Anyone who reads my writing knows that I’m not afraid to discuss the race issue and I do, quite regularly. Gov. Nikki Haley’s appointment of Congressman Tim Scott to the retiring South Carolina Senator, Jim DeMint’s seat in the Senate has raised some concern from the NAACP.
Being that Congressman, soon to be Senator, Scott will be the only black person in the Senate, since 2010, you may think that the National Association for the Advancement of Colored People would be proud. Not so fast, the problem is Tim Scott is a Tea Party Republican. The NAACP is “concerned” that he won’t tow the line, and take his orders from them.
It is well known what this “civil rights” organization thinks of the Tea Party movement. In a 2010 report they called the movement a platform for anti-Semites, racists, and bigots. Even knowing that in 2010, at Tea Party events liberal organizations were planting people in the crowds with racist signs for their cameras, and that the Tea Party is more diverse than the Democrats and Republicans, the movement has still been repeatedly labeled as the opposite.
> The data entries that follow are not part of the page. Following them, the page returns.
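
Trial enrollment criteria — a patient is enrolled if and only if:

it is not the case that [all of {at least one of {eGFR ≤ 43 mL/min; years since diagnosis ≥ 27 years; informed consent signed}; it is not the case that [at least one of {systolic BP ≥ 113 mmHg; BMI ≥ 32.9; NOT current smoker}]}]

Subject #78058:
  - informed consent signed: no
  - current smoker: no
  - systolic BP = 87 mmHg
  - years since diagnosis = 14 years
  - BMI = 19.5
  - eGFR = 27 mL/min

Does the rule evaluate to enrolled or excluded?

Enrolled

Atomic conditions:
  eGFR ≤ 43 mL/min: 27 ≤ 43 is true
  years since diagnosis ≥ 27 years: 14 ≥ 27 is false
  informed consent signed: no → false
  systolic BP ≥ 113 mmHg: 87 ≥ 113 is false
  BMI ≥ 32.9: 19.5 ≥ 32.9 is false
  NOT current smoker: no → true
Combine:
[1.1] true OR false OR false = true
[1.2.1] false OR false OR true = true
[1.2] NOT true = false
[1] true AND false = false
[root] NOT false = true
Overall: true → enrolled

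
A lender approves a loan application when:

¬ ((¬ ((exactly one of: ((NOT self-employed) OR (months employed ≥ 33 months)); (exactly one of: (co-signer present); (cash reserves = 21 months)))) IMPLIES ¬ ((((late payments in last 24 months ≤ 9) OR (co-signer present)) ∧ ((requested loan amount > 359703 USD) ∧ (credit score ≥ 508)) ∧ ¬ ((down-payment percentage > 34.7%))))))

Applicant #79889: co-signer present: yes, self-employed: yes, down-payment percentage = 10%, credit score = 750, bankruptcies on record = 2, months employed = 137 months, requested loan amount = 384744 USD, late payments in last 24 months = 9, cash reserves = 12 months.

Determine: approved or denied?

Atomic conditions:
  NOT self-employed: yes → false
  months employed ≥ 33 months: 137 ≥ 33 is true
  co-signer present: yes → true
  cash reserves = 21 months: 12 == 21 is false
  late payments in last 24 months ≤ 9: 9 ≤ 9 is true
  requested loan amount > 359703 USD: 384744 > 359703 is true
  credit score ≥ 508: 750 ≥ 508 is true
  down-payment percentage > 34.7%: 10 > 34.7 is false
Combine:
[1.1.1.1] false OR true = true
[1.1.1.2] exactly-one(true, false) = true
[1.1.1] exactly-one(true, true) = false
[1.1] NOT false = true
[1.2.1.1] true OR true = true
[1.2.1.2] true AND true = true
[1.2.1.3] NOT false = true
[1.2.1] true AND true AND true = true
[1.2] NOT true = false
[1] true → false = false
[root] NOT false = true
Overall: true → approved

Approved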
On the issue of racism in the Tea Party Scott told CBS News, in 2010, “There are good people and bad people in all organizations fundamentally however, when you look at the basis of the Tea Party it has nothing to do with race. It has to do with an economic recovery.”
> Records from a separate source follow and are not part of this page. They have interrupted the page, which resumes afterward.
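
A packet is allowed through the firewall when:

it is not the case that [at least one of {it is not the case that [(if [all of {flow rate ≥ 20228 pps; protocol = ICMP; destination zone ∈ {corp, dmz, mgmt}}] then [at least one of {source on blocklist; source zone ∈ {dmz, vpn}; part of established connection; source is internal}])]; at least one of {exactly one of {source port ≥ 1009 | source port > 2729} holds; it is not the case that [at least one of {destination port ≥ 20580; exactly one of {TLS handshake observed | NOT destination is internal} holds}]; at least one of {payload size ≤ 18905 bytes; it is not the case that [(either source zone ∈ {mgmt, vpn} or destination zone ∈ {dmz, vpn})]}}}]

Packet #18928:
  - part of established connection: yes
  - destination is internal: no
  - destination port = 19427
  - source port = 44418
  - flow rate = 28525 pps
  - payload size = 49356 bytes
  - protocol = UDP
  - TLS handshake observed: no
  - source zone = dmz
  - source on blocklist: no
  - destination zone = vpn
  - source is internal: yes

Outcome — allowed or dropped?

Atomic conditions:
  flow rate ≥ 20228 pps: 28525 ≥ 20228 is true
  protocol = ICMP: UDP == ICMP is false
  destination zone ∈ {corp, dmz, mgmt}: vpn is not in the set → false
  source on blocklist: no → false
  source zone ∈ {dmz, vpn}: dmz is in the set → true
  part of established connection: yes → true
  source is internal: yes → true
  source port ≥ 1009: 44418 ≥ 1009 is true
  source port > 2729: 44418 > 2729 is true
  destination port ≥ 20580: 19427 ≥ 20580 is false
  TLS handshake observed: no → false
  NOT destination is internal: no → true
  payload size ≤ 18905 bytes: 49356 ≤ 18905 is false
  source zone ∈ {mgmt, vpn}: dmz is not in the set → false
  destination zone ∈ {dmz, vpn}: vpn is in the set → true
Combine:
[1.1.1.1] true AND false AND false = false
[1.1.1.2] false OR true OR true OR true = true
[1.1.1] false → true (antecedent false ⇒ implication holds) = true
[1.1] NOT true = false
[1.2.1] exactly-one(true, true) = false
[1.2.2.1.2] exactly-one(false, true) = true
[1.2.2.1] false OR true = true
[1.2.2] NOT true = false
[1.2.3.2.1] false OR true = true
[1.2.3.2] NOT true = false
[1.2.3] false OR false = false
[1.2] false OR false OR false = false
[1] false OR false = false
[root] NOT false = true
Overall: true → allowed

Allowed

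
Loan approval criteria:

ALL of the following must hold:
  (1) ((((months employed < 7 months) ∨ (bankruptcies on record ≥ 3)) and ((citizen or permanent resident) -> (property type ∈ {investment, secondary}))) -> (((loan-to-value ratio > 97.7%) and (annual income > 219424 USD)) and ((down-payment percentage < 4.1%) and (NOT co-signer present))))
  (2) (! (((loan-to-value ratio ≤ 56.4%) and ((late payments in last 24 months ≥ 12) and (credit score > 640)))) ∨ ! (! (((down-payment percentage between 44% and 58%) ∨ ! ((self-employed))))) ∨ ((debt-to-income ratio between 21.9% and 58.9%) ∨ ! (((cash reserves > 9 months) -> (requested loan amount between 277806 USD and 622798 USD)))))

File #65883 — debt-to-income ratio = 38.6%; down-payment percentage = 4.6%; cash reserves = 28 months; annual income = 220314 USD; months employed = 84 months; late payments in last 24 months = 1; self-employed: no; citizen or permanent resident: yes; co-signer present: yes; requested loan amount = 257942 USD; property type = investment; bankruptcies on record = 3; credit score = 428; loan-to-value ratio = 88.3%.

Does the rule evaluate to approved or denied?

Atomic conditions:
  months employed < 7 months: 84 < 7 is false
  bankruptcies on record ≥ 3: 3 ≥ 3 is true
  citizen or permanent resident: yes → true
  property type ∈ {investment, secondary}: investment is in the set → true
  loan-to-value ratio > 97.7%: 88.3 > 97.7 is false
  annual income > 219424 USD: 220314 > 219424 is true
  down-payment percentage < 4.1%: 4.6 < 4.1 is false
  NOT co-signer present: yes → false
  loan-to-value ratio ≤ 56.4%: 88.3 ≤ 56.4 is false
  late payments in last 24 months ≥ 12: 1 ≥ 12 is false
  credit score > 640: 428 > 640 is false
  down-payment percentage between 44% and 58%: 4.6 in [44, 58] is false
  self-employed: no → false
  debt-to-income ratio between 21.9% and 58.9%: 38.6 in [21.9, 58.9] is true
  cash reserves > 9 months: 28 > 9 is true
  requested loan amount between 277806 USD and 622798 USD: 257942 in [277806, 622798] is false
Combine:
[1.1.1] false OR true = true
[1.1.2] true → true = true
[1.1] true AND true = true
[1.2.1] false AND true = false
[1.2.2] false AND false = false
[1.2] false AND false = false
[1] true → false = false
[2.1.1.2] false AND false = false
[2.1.1] false AND false = false
[2.1] NOT false = true
[2.2.1.1.2] NOT false = true
[2.2.1.1] false OR true = true
[2.2.1] NOT true = false
[2.2] NOT false = true
[2.3.2.1] true → false = false
[2.3.2] NOT false = true
[2.3] true OR true = true
[2] true OR true OR true = true
[root] false AND true = false
Overall: false → denied

Denied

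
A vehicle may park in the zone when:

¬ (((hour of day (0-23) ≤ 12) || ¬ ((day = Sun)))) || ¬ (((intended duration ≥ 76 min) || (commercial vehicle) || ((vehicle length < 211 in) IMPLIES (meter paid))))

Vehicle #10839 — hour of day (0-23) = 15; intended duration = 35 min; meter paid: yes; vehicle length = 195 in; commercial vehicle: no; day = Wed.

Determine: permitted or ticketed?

Atomic conditions:
  hour of day (0-23) ≤ 12: 15 ≤ 12 is false
  day = Sun: Wed == Sun is false
  intended duration ≥ 76 min: 35 ≥ 76 is false
  commercial vehicle: no → false
  vehicle length < 211 in: 195 < 211 is true
  meter paid: yes → true
Combine:
[1.1.2] NOT false = true
[1.1] false OR true = true
[1] NOT true = false
[2.1.3] true → true = true
[2.1] false OR false OR true = true
[2] NOT true = false
[root] false OR false = false
Overall: false → ticketed

Ticketed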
“Certainly I feel like I’m the tip of the arrow at times because certainly the national media wants to talk about the fact that I’m a black Republican and some people think of that as zany that a black person would be a conservative but to me what is zany is any person black, white, red, brown or yellow not being a conservative,” Scott said then.
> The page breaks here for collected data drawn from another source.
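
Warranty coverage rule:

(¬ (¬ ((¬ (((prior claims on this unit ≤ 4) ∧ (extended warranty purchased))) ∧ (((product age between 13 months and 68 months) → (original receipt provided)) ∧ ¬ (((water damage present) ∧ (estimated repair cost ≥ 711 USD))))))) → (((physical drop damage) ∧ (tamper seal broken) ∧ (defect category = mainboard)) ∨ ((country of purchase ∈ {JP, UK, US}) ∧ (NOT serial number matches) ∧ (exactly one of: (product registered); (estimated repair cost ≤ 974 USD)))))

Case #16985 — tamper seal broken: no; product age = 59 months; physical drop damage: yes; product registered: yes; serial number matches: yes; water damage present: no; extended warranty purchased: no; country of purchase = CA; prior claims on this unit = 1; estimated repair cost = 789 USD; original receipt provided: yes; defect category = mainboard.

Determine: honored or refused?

Atomic conditions:
  prior claims on this unit ≤ 4: 1 ≤ 4 is true
  extended warranty purchased: no → false
  product age between 13 months and 68 months: 59 in [13, 68] is true
  original receipt provided: yes → true
  water damage present: no → false
  estimated repair cost ≥ 711 USD: 789 ≥ 711 is true
  physical drop damage: yes → true
  tamper seal broken: no → false
  defect category = mainboard: mainboard == mainboard is true
  country of purchase ∈ {JP, UK, US}: CA is not in the set → false
  NOT serial number matches: yes → false
  product registered: yes → true
  estimated repair cost ≤ 974 USD: 789 ≤ 974 is true
Combine:
[1.1.1.1.1] true AND false = false
[1.1.1.1] NOT false = true
[1.1.1.2.1] true → true = true
[1.1.1.2.2.1] false AND true = false
[1.1.1.2.2] NOT false = true
[1.1.1.2] true AND true = true
[1.1.1] true AND true = true
[1.1] NOT true = false
[1] NOT false = true
[2.1] true AND false AND true = false
[2.2.3] exactly-one(true, true) = false
[2.2] false AND false AND false = false
[2] false OR false = false
[root] true → false = false
Overall: false → refused

Refused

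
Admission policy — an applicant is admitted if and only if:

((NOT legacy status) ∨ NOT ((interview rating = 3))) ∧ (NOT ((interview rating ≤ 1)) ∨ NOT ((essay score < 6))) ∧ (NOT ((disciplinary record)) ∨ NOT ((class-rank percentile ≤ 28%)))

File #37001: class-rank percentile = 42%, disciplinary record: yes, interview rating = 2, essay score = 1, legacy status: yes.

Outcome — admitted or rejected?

Admitted

Atomic conditions:
  NOT legacy status: yes → false
  interview rating = 3: 2 == 3 is false
  interview rating ≤ 1: 2 ≤ 1 is false
  essay score < 6: 1 < 6 is true
  disciplinary record: yes → true
  class-rank percentile ≤ 28%: 42 ≤ 28 is false
Combine:
[1.2] NOT false = true
[1] false OR true = true
[2.1] NOT false = true
[2.2] NOT true = false
[2] true OR false = true
[3.1] NOT true = false
[3.2] NOT false = true
[3] false OR true = true
[root] true AND true AND true = true
Overall: true → admitted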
The Daily Caller caught up with Hilary Shelton, senior vice president for advocacy and policy at the NAACP, Monday.
“It is important that we have more integration in the U.S. Senate,” said Shelton in a phone interview. “It’s good to see that diversity.”
“Mr. Scott certainly comes from a modest background, experience, and so forth, and should be sensitive to those issues,” he said, referring to Scott’s impoverished single-parent upbringing in Charleston, SC.
“Unfortunately, his voting record in the U.S. House of Representatives raises major concerns,” Shelton said.
Shelton went on to explain that the NAACP platform is crafted through an annual voting process which engages grassroots-level delegates who then vote on the group’s national agenda. That agenda calls for an expansive role for federal government spending in black communities.
Shelton said that the NAACP is worried that Scott won’t promote that agenda, since he “has demonstrated a record of opposition to civil rights protection and advancing those real issues of concern of the NAACP’s noted African-American community.”
It seems to me that the NAACP is only in favor of diversity when it works in their favor. Shelton went on to talk about trying to convert Scott to the dark side their side.
While the NAACP focuses on the down side of a black conservative I feel the overwhelming pride in how far we have come in the 150 years since slavery. Tim Scott will be the Senator for a district that includes Fort Sumter, where the first shots of the War of Northern Aggression were fired, in the state that was the first to succeed. Also worth mentioning he will be holding the Senate spot once held by the late Strom Thurmond, one of the few Republican segregationists.